A recent blog on Forbes India paints a grim picture about building sustainable businesses in the water sector in India. It outlines three major challenges. First, very low or no pricing of water, challenges in partnering with government and local bodies and business models that don’t incorporate long term maintenance and management of water systems. Let us consider them individually.
Where should entrepreneurs focus their energies?
The problem of pricing water is a policy intervention and gets more complicated since water is a state subject in the Constitution. That means that water policies wary state to state. Since policy changes usually follow examples of success engendered by similar enabling policies elsewhere, what we really need in the country are such counterfactuals that can be used to build a case for more prudent policies.
Given that policy change is a long term game and one entrepreneurs do not have direct control over, it is better they focus on the other two challenges. The second significant challenge for a water startup is to build a partnership with the government and local bodies.
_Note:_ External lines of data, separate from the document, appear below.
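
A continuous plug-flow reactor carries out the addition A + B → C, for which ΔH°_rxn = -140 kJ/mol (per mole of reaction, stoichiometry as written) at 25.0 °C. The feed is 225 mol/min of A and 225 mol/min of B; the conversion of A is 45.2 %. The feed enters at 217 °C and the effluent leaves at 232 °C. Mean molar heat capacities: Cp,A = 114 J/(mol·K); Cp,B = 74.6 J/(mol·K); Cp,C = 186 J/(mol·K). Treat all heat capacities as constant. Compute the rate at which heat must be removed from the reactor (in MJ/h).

Extent of reaction ξ = 0.452 × 225 = 101.7 mol/min
Reaction term: ξ·ΔH°_rxn = 101.7 × -140 = -14238 kJ/min
Sensible, feed 217→25 °C: -8147.5 kJ/min
Outlet flows (mol/min): A 123.3, B 123.3, C 101.7
Sensible, products 25→232 °C: 8729.3 kJ/min
Q = ΔH = -13656 kJ/min = -227.6 kW
Heat removed = 819.37 MJ/h

Q_out = 819 MJ/h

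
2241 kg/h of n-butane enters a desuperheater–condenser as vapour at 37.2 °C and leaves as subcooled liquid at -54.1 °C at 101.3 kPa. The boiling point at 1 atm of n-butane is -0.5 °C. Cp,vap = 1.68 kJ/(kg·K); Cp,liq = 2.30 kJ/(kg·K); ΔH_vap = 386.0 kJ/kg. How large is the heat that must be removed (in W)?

vapour 37.2→-0.5 °C: -63.336 kJ/kg
condensation at -0.5 °C: -386 kJ/kg
liquid -0.5→-54.1 °C: -123.28 kJ/kg
Δh = -63.336 + -386 + -123.28 = -572.62 kJ/kg
Q = ṁ·Δh = 2241 kg/h × -572.62 kJ/kg = -1.2832e+06 kJ/h
|Q| = 356.45 kW = 356450 W

Q_c = 356000 W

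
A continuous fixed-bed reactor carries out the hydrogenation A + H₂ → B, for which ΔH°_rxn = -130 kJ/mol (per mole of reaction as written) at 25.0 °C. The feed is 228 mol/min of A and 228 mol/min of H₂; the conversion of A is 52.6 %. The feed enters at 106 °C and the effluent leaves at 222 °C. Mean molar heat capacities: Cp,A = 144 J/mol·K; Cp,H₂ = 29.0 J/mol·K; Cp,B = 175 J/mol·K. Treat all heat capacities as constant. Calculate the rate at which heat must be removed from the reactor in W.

Extent of reaction ξ = 0.526 × 228 = 119.93 mol/min
Reaction term: ξ·ΔH°_rxn = 119.93 × -130 = -15591 kJ/min
Sensible, feed 106→25 °C: -3195 kJ/min
Outlet flows (mol/min): A 108.07, H₂ 108.07, B 119.93
Sensible, products 25→222 °C: 7817.7 kJ/min
Q = ΔH = -10968 kJ/min = -182.8 kW
Heat removed = 182800 W

Q_out = 183000 W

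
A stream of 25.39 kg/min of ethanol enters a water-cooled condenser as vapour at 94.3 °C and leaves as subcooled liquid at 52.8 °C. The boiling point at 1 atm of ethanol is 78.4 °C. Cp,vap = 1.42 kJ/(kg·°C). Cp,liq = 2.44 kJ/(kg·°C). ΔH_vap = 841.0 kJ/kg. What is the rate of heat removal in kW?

vapour 94.3→78.4 °C: -22.578 kJ/kg
condensation at 78.4 °C: -841 kJ/kg
liquid 78.4→52.8 °C: -62.464 kJ/kg
Δh = -22.578 + -841 + -62.464 = -926.04 kJ/kg
Q = ṁ·Δh = 25.39 kg/min × -926.04 kJ/kg = -23512 kJ/min
|Q| = 391.87 kW

Q_c = 392 kW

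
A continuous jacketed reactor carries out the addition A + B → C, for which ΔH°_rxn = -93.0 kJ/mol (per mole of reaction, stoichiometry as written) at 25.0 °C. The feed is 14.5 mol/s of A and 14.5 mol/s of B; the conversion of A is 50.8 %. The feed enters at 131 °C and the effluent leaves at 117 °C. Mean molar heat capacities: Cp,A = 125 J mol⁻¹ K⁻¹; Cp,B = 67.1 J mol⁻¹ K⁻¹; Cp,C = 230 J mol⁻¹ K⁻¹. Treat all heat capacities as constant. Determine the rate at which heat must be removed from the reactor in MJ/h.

Extent of reaction ξ = 0.508 × 14.5 = 7.366 mol/s
Reaction term: ξ·ΔH°_rxn = 7.366 × -93.0 = -685.04 kJ/s
Sensible, feed 131→25 °C: -295.26 kJ/s
Outlet flows (mol/s): A 7.134, B 7.134, C 7.366
Sensible, products 25→117 °C: 281.95 kJ/s
Q = ΔH = -698.35 kJ/s = -698.35 kW
Heat removed = 2514.1 MJ/h

Q_out = 2510 MJ/h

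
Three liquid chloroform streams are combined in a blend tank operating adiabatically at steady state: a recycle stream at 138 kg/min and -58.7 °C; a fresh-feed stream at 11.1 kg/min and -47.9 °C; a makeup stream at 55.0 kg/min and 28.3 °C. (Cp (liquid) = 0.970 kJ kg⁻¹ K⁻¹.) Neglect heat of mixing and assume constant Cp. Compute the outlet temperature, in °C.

T_out = -34.7 °C

Adiabatic, steady state ⇒ Σ ṁᵢCp,ᵢ(T_out − Tᵢ) = 0
T_out = Σ ṁᵢCp,ᵢTᵢ / Σ ṁᵢCp,ᵢ
      = -6863.5 / 197.98 = -34.668 °C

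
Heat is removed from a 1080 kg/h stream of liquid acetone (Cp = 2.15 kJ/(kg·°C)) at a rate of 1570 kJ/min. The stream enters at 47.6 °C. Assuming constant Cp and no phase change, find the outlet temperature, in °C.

T_out = 7.03 °C

Q = 1570 kJ/min = 94200 kJ/h
ΔT = Q/(ṁ·Cp) = 94200/(1080×2.15) = 40.568 K
T_out = 47.6 − 40.568 = 7.0315 °C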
This condition is paramount in order to scale a water business in India. The government has a touch point with almost every citizen and can be a great scaling partner. However, this is like saying a dragon is the best way to fly if only you can put a harness and a saddle around its fire-breathing neck.
Who can be the saviour?
This is where water sector startups need institutional support. First, governments should be ready to open themselves to innovative solutions and second, we need organisations that can create an “API” to this governmental operating system to which the most innovative companies can easily link their services and leverage the entire menu of functionalities of this system. Institutions such as the IITs and IIMs etc. are primed for this job through state supported incubators such as CIIE. They have the requisite credibility and capacity to bridge this gap by identifying and fostering innovation in the critical sectors of the economy and striking the right partnerships with the State as a proxy or intermediary for these innovative companies.
This approach can also limit the risk for the government to manageable levels creating an environment for experimentation with the most scope for success.
Finally, since CIIE is an incubator, they are poised to help tweak, massage, break and rebuild business models for these startups so that they incorporate water system maintenance, community engagement and technology relevance making them much more robust in the process. This could overcome the third major challenge facing water startups in India today.
A knight in shining armour approaches.
Now for the best news. Such efforts are already underway. CIIE has been in discussions with the Rajasthan government on such a collaboration where the State will award pilots to some of the most promising water startups to solve the most trenchant water problems facing Rajasthan. The program is about to be launched later this month. This would be the first of its kind in the country and offers an incredible opportunity for water startups to launch in Rajasthan. This could be the beginning of a model that can revolutionise the Indian water sector.